In deze zaak heeft de kantonrechter van de Rechtbank Noord-Holland op 9 september 2022 uitspraak gedaan in een beroep tegen een administratieve sanctie opgelegd aan de betrokkene. De betrokkene had een boete ontvangen omdat het kenteken van zijn e-scooter niet behoorlijk zichtbaar zou zijn. De betrokkene heeft hiertegen beroep ingesteld bij de officier van justitie, die het beroep ongegrond verklaarde. Vervolgens heeft de betrokkene beroep ingesteld bij de kantonrechter.
Tijdens de zitting op 26 augustus 2022 was de vertegenwoordiger van de officier van justitie aanwezig, maar de betrokkene zelf was niet verschenen. De kantonrechter heeft de zaak vervolgens beoordeeld aan de hand van de ingediende stukken en de foto’s die door de betrokkene waren overgelegd. De betrokkene stelde dat de e-scooter volgens Europese richtlijnen was goedgekeurd en dat het kenteken op de juiste plek was bevestigd. Hij voerde aan dat de door de verbalisant genoteerde tolerantie van 30 graden niet was overschreden.
De kantonrechter heeft de relevante wetgeving, met name artikel 40 van de Wegenverkeerswet 1994 en de Regeling kentekens en kentekenplaten, in overweging genomen. De rechter concludeerde dat de kentekenplaat loodrecht op het verticale mediaanvlak van het voertuig moet zijn aangebracht, met een tolerantie van 5% en onder bepaalde voorwaarden een tolerantie van 30 graden. Na het uitvoeren van een meting met behulp van een waterpas-app, kwam de kantonrechter tot de conclusie dat de hoek van de kentekenplaat niet voldeed aan de vereisten, omdat deze niet 30 graden ten opzichte van de verticale lijn was, maar ten opzichte van de horizontale lijn.

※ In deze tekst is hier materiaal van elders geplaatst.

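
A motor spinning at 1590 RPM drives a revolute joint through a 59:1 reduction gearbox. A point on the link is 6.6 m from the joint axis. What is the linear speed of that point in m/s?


omega_motor = 1590 * 2*pi/60 = 166.5044 rad/s
omega_joint = omega_motor / 59 = 2.8221 rad/s
v = omega_joint * r = 2.8221 * 6.6
= 18.6259 m/s


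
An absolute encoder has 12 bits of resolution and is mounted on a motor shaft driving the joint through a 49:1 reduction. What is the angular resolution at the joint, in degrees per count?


counts = 2^12 = 4096
effective counts at joint = 4096 * 49 = 200704
resolution = 360 / 200704
= 0.0018 deg/count


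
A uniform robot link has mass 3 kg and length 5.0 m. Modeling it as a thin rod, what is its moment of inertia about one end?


I = (1/3) * m * L^2
= (1/3) * 3 * 5.0^2
= 0.333333 * 3 * 25.0
= 25.0 kg*m^2


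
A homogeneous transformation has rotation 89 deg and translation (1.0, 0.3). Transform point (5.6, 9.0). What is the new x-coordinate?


x' = cos(theta)*px - sin(theta)*py + tx
= 0.0175*5.6 - 0.9998*9.0 + 1.0
= -7.9009


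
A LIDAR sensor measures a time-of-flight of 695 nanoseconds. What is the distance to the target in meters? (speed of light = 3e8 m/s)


tof = 695 ns = 6.95e-07 s
dist = c * tof / 2
= 3e8 * 6.95e-07 / 2
= 104.25 m


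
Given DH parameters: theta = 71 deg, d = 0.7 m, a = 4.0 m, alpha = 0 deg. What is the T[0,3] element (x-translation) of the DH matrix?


T[0,3] = a * cos(theta)
= 4.0 * cos(71 deg)
= 4.0 * 0.3256
= 1.3023


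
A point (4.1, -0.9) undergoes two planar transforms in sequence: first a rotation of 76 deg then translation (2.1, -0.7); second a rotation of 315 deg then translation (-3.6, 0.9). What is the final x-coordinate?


After transform 1:
x1 = cos(76)*4.1 - sin(76)*-0.9 + 2.1 = 3.9651
y1 = sin(76)*4.1 + cos(76)*-0.9 + -0.7 = 3.0605
After transform 2:
x2 = cos(315)*3.9651 - sin(315)*3.0605 + -3.6
= 1.3679


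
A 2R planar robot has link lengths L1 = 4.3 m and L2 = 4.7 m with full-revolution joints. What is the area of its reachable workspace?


r_max = L1 + L2 = 9.0 m
r_min = |L1 - L2| = 0.4 m
Area = pi*(r_max^2 - r_min^2)
= pi*(81.0 - 0.16)
= pi * 80.84
= 253.9664 m^2


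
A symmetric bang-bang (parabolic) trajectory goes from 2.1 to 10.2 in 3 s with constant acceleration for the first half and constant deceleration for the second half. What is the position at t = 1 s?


Symmetric rest-to-rest: each phase covers (pf-p0)/2 in time T/2. 0.5*a*(T/2)^2 = (pf-p0)/2 => a = 4*(pf-p0)/T^2
a = 4*(10.2-2.1)/3^2 = 3.6
t = 1 is in the acceleration phase (t <= T/2).
p = p0 + 0.5*a*t^2 = 2.1 + 0.5*3.6*1^2
= 3.9


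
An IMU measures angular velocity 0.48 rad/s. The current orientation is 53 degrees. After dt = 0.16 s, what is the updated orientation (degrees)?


delta_theta = w * dt = 0.48 * 0.16 = 0.0768 rad
= 4.4003 deg
theta_new = 53 + 4.4003 = 57.4003 deg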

Daarom heeft de kantonrechter geoordeeld dat de boete terecht was opgelegd en het beroep ongegrond verklaard. De uitspraak werd gedaan door mr. E. Kanninga-Jonker, kantonrechter, en de griffier was aanwezig. Tegen deze uitspraak kan binnen 6 weken hoger beroep worden ingesteld bij het gerechtshof Arnhem-Leeuwarden, mits de boete meer dan € 70,00 bedraagt.